F255A and D260A mutations reduce the ability of chloroquine to block I_KACh. A) Confocal microscopy. Fluorescence staining of I_KACh proteins. Top) Live HEK293 cells transfected with mCherry, WT Kir3.1, and Kir3.4. Middle (bottom): cells transfected with mCherry, Kir3.1 F255A or D260A, and Kir3.4, where tertiapinQ ATTO-488 showed robust staining of the cell membranes.
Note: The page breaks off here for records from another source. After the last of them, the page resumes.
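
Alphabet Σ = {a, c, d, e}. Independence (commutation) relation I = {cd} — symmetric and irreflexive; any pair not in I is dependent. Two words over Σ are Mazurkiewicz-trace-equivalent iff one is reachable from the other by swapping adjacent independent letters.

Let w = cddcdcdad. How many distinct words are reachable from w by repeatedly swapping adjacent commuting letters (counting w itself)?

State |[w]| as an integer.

35

drop 0:c onto floor
drop 1:d onto floor
drop 2:d onto {1:d}
drop 3:c onto {0:c}
drop 4:d onto {2:d}
drop 5:c onto {3:c}
drop 6:d onto {4:d}
drop 7:a onto {5:c, 6:d}
drop 8:d onto {7:a}
ground layer = {0:c, 1:d}
drop-orders for the pieces not yet dropped (sum over which currently-grounded one goes next):
  1 to go: {8} 1
  2 to go: {7,8} 1
  3 to go: {5,7,8} 1  {6,7,8} 1
  4 to go: {3,5,7,8} 1  {4,6,7,8} 1  {5,6,7,8} 2
  5 to go: {0,3,5,7,8} 1  {2,4,6,7,8} 1  {3,5,6,7,8} 3  {4,5,6,7,8} 3
  6 to go: {0,3,5,6,7,8} 4  {1,2,4,6,7,8} 1  {2,4,5,6,7,8} 4  {3,4,5,6,7,8} 6
  7 to go: {0,3,4,5,6,7,8} 10  {1,2,4,5,6,7,8} 5  {2,3,4,5,6,7,8} 10
  if 0:c drops first: 15 orders
  if 1:d drops first: 20 orders
heap linearizations: 35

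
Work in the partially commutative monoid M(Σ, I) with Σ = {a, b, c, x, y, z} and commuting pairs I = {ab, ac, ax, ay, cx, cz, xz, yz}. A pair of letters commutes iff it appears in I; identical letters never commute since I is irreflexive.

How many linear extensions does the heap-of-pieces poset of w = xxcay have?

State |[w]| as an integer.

15

0(x) covers ∅
1(x) covers 0:x
2(c) covers ∅
3(a) covers ∅
4(y) covers 1:x, 2:c
floor of heap: 0:x, 2:c, 3:a
completions by unplaced set U, small U first (add the entries for U minus each lowest piece of U):
  |U|=1: {3}:1  {4}:1
  |U|=2: {1,4}:1  {2,4}:1  {3,4}:2
  |U|=3: {0,1,4}:1  {1,2,4}:2  {1,3,4}:3  {2,3,4}:3
  start at 0(x): 8
  start at 2(c): 4
  start at 3(a): 3
sum over floor = 15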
B) BaCl₂-sensitive I_KACh currents elicited in WT Kir.31/Kir3.4-, F255A Kir3.1/Kir3.4-, or D260A Kir3.1/Kir3.4-transfected cells, in response ramps from −140 to +30 mV, before and after addition of 1 μM CQ. C, left: Dose-response curves for the effect of chloroquine on the BaCl₂-sensitive inward current measured at −120 mV. IC₅₀ for WT: 0.8 μM, R² = 0.81, n = 11; F255A: 3.2 μM, R² = 0.75, n = 10; and D260: 2.8 μM, R² = 0.9, n = 10. P < 0.01 for WT vs. F255A and D260. Right: dose-response curves for outward current measured at +20 mV. IC₅₀ for WT: 1.1 μM, R² = 0.83, n = 7; F255A: 4.2 μM, R² = 0.65, n = 7; and D260: 3.8 μM, R² = 0.89, n = 7. P < 0.01 for WT vs. F255A and D260. D) TertiapinQ (70 nM) block of WT (46.2 ± 5.1%, n = 5) and F255A (52.3 ± 11.3%, n = 5; P = 0.6) Kir3.1/ Kir3.4 currents at −120 mV.

Figure 9.

Modeling the binding of chloroquine to the Kir3.1 transmembrane domain. A) Chloroquine docking in the aqueous region of the transmembrane domain in the homology model for Kir3.1 using the PDB of Kir3.2 (PDB ID: 3SYO). Chloroquine (in cyan) binds the transmembrane domain of the channel at residue D173. Right: the lowest binding-affinity pose viewed from the intracellular side. Chloroquine’s amine group hydrogen bonds (red line) the negative side chain of D173. B) Voxelated version of the channel (in red) overlaying the Kir3.1 ribbon structure (gray). C) Voxelated channel (red) with the corresponding z-axis scale along the length of the channel axis (starting at 0 Å at the intracellular entrance of the intracellular vestibule). D) Aqueous vestibule’s cross-sectional area calculated as a function of the channel axis. The narrowest region is at 37.25 Å, with a cross-sectional area of 8.25 Ų.

Figure 10.

A) Slice of the voxelated channel at 37.25 Š(red beads) with the surrounding corresponding residues T306, G307, and M308 as sticks (left) and as van der Waals radii (right). B) Voxelated chloroquine (cross-sectional area 46.6 Ų) in blue, on top of the G-loop.